Friday, 27 April 2012

Is it a Start or an End?

There is no certainty except that of uncertainty.

Mr erstwhile life has had one constant theme ... that of confusion.  My birth sprouted from the confusion between lust and love, duty and cowardice.  My childhood swung in pendulum to the whims of embittered parents.  My emancipation was wrenched from fear and rebellion, resulting in a conflux of convictions and doubts.  Then an era of arrogant certainty cast a shadow over growth, glossed and gilded by material pursuits.  Such certainty, of course, is not only ill-advised but also short-lived.  Well, as short as the life-span of humanity allows.

A wake-up call comes not from the expected thrust of the ruthless business arena, or the back-stabbing of unscrupulous frenemies but direct from the Hand of God.  Struck in the prime by a disease that is little comprehended, widely dismissed and constantly misinterpreted.
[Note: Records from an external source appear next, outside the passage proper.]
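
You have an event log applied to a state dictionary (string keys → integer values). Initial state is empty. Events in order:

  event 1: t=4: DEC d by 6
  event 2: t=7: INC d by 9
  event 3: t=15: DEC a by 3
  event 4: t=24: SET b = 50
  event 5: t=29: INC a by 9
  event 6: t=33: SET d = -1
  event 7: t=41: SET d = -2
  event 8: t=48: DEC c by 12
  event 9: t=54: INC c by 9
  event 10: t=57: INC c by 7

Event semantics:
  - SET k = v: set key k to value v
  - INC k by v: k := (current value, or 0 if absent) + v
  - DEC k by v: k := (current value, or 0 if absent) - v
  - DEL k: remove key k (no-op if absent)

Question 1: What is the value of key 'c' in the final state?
Track key 'c' through all 10 events:
  event 1 (t=4: DEC d by 6): c unchanged
  event 2 (t=7: INC d by 9): c unchanged
  event 3 (t=15: DEC a by 3): c unchanged
  event 4 (t=24: SET b = 50): c unchanged
  event 5 (t=29: INC a by 9): c unchanged
  event 6 (t=33: SET d = -1): c unchanged
  event 7 (t=41: SET d = -2): c unchanged
  event 8 (t=48: DEC c by 12): c (absent) -> -12
  event 9 (t=54: INC c by 9): c -12 -> -3
  event 10 (t=57: INC c by 7): c -3 -> 4
Final: c = 4

Answer: 4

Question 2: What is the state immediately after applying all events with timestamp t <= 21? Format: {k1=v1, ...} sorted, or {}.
Apply events with t <= 21 (3 events):
  after event 1 (t=4: DEC d by 6): {d=-6}
  after event 2 (t=7: INC d by 9): {d=3}
  after event 3 (t=15: DEC a by 3): {a=-3, d=3}

Answer: {a=-3, d=3}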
I found myself jobless, homeless and neigh lifeless.

Picking myself up took a while but it was done with some measure of grace and will.  And so pride ensued that I had overcome and become better in some ways even if it appeared lesser to some.  And then it struck a second time, except this time with greater virulence and viciousness, as if to punish me for escaping once before.

This time, the disease added new curve balls, just to show me who's boss.

And so I found my lifestyle changed yet again and I am now once more at the crossroad, staring at the forks, wondering if this is the start or the end.  In times of confusion, I can only resort to some level of mechanism to maintain sanity and to cope.  Thus, this is a journal of my long kiss goodnight.

In order words, welcome to my whine dairy.